Generally, you can ignore a capital gain or capital loss from a CGT event that happens to a dwelling that is your main residence for the entire period you owned it (section 118-110 of the ITAA 1997).

However, if the dwelling is not your main residence for your entire ownership period, you will only be entitled to a partial exemption from capital gains tax under section 118-185 of the ITAA 1997.

However, subsection 118-145(1) of the ITAA 1997 allows you to choose to treat a dwelling as your main residence even though you no longer live in it. You cannot make this choice for a period before a dwelling first becomes your main residence.

This choice needs to be made only for the income year that a CGT event happens to the dwelling, that is, the year that you enter into a contract to sell it. If you make this choice, you cannot treat any other dwelling as your main residence for that period (except for a limited time if you are changing residences).

If you use the dwelling to produce income you can choose to treat it as your main residence for up to six years after you cease living in it. If you are absent more than once during the period you own the home, the six-year maximum period that you can treat it as your main residence while you use it to produce income applies separately for each period of absence.

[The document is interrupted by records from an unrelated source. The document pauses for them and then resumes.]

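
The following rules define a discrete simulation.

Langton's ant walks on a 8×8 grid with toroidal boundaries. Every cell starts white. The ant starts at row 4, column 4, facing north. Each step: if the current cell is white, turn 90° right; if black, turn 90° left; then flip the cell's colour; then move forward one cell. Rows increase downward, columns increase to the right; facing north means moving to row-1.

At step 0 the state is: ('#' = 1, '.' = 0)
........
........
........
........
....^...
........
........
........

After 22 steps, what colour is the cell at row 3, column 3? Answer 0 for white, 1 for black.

1

t=0: ........
........
........
........
....^...
........
........
........
t=1: ........
........
........
........
....#>..
........
........
........
t=2: ........
........
........
........
....##..
.....v..
........
........
t=3: ........
........
........
........
....##..
....<#..
........
........
t=4: ........
........
........
........
....^#..
....##..
........
........
t=5: ........
........
........
........
...<.#..
....##..
........
........
t=6: ........
........
........
...^....
...#.#..
....##..
........
........
t=7: ........
........
........
...#>...
...#.#..
....##..
........
........
t=8: ........
........
........
...##...
...#v#..
....##..
........
........
t=9: ........
........
........
...##...
...<##..
....##..
........
........
t=10: ........
........
........
...##...
....##..
...v##..
........
........
t=11: ........
........
........
...##...
....##..
..<###..
........
........
t=12: ........
........
........
...##...
..^.##..
..####..
........
........
t=13: ........
........
........
...##...
..#>##..
..####..
........
........
t=14: ........
........
........
...##...
..####..
..#v##..
........
........
t=15: ........
........
........
...##...
..####..
..#.>#..
........
........
t=16: ........
........
........
...##...
..##^#..
..#..#..
........
........
t=17: ........
........
........
...##...
..#<.#..
..#..#..
........
........
t=18: ........
........
........
...##...
..#..#..
..#v.#..
........
........
t=19: ........
........
........
...##...
..#..#..
..<#.#..
........
........
t=20: ........
........
........
...##...
..#..#..
...#.#..
..v.....
........
t=21: ........
........
........
...##...
..#..#..
...#.#..
.<#.....
........
t=22: ........
........
........
...##...
..#..#..
.^.#.#..
.##.....
........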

In your case it is accepted that you are entitled under subsection 118-145(1) of the ITAA 1997, to treat the residence main residence during the period you were renting it out for the following reasons:

    • the property was first occupied as your main residence before it was let out, and

    • the rental period did not exceed six years.

As you have chosen the treat the property as your main residence, the property was occupied before being let out and the rental period did not exceed six years the dwelling would be considered to be your main residence for the entire ownership period. Therefore you can disregard the capital gain from the sale of the dwelling.